God-des and She
G&S Records : 2009
By Sidik Fofana
What makes many people skeptical about a pair of Lesbian recording artists from the Midwest doesn’t have as much to do with homophobia itself, as it does with the sexuality of music in general. In one way or the other, people want to fall in love with who they listen to. In that regard, God-des and She, and the legion of reasonable, liberal-minded consumers who follow this gifted duo really don’t care. If people can’t distinguish good music from heterosexuality, then fuck ‘em (no pun intended).
It remains no coincidence that with the release of Three, God-des and She are still padding their fan base. Since their appearance on Showtime’s The L Word in 2006, they’ve gained recognition from their Hip-Hop/Soul endeavors, with included last year’s “Stand Up,” a provocative club jawn, which took its place among the great sex anthems of modern music. Three proves that cuts like “Stand Up” are not the norm, however. Produced by Public Enemy’s Brian Hardgroove, the album works itself up into a gimickless lather, matching Hardgroove’s robotic beats and the duo’s well-synchronized vocals. The formula hits full potency on “Love Machine,” an all-the-way turned out 80s club hit.
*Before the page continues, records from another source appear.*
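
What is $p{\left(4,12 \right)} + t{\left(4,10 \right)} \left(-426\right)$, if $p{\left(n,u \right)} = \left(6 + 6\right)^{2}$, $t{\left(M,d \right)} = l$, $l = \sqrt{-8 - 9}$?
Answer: $144 - 426 i \sqrt{17} \approx 144.0 - 1756.4 i$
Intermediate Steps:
$l = i \sqrt{17}$ ($l = \sqrt{-17} = i \sqrt{17} \approx 4.1231 i$)
$t{\left(M,d \right)} = i \sqrt{17}$
$p{\left(n,u \right)} = 144$ ($p{\left(n,u \right)} = 12^{2} = 144$)
$p{\left(4,12 \right)} + t{\left(4,10 \right)} \left(-426\right) = 144 + i \sqrt{17} \left(-426\right) = 144 - 426 i \sqrt{17}$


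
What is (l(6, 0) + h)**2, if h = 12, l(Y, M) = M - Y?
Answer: 36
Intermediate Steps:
(l(6, 0) + h)**2 = ((0 - 1*6) + 12)**2 = ((0 - 6) + 12)**2 = (-6 + 12)**2 = 6**2 = 36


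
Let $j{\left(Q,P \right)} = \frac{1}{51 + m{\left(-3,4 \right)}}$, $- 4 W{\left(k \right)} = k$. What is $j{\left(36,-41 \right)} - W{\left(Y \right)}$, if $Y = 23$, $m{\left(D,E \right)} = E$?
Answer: $\frac{1269}{220} \approx 5.7682$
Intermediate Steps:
$W{\left(k \right)} = - \frac{k}{4}$
$j{\left(Q,P \right)} = \frac{1}{55}$ ($j{\left(Q,P \right)} = \frac{1}{51 + 4} = \frac{1}{55}$)
$j{\left(36,-41 \right)} - W{\left(Y \right)} = \frac{1}{55} - \left(- \frac{1}{4}\right) 23 = \frac{1}{55} - - \frac{23}{4} = \frac{1}{55} + \frac{23}{4} = \frac{1269}{220}$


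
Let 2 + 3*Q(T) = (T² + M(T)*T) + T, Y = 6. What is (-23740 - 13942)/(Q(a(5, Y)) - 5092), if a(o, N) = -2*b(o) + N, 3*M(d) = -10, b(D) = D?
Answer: 169569/22879 ≈ 7.4116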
In an age where so-called “quality” music often spends its subject matter indicting not so quality music, Three steers away from that bland road of self-righteous criticism with its swarm of in-you-face urban feminism. There is one moment, however, on “Radio Up” when God-des spits; “Music is no longer human over producing/ It’s losing/ The soul, the heart, the pulse/The depth, the feel is lost,” but what’s a good underground release without an industry jab or two anyway?
Three hits the right checkpoints for a duo in limbo between rubbing the tummy of its core fan base and vying for a bigger pond of recognition. So, world, get ready because the new Salt n Pepa--with a beguiling queer twist--is in town.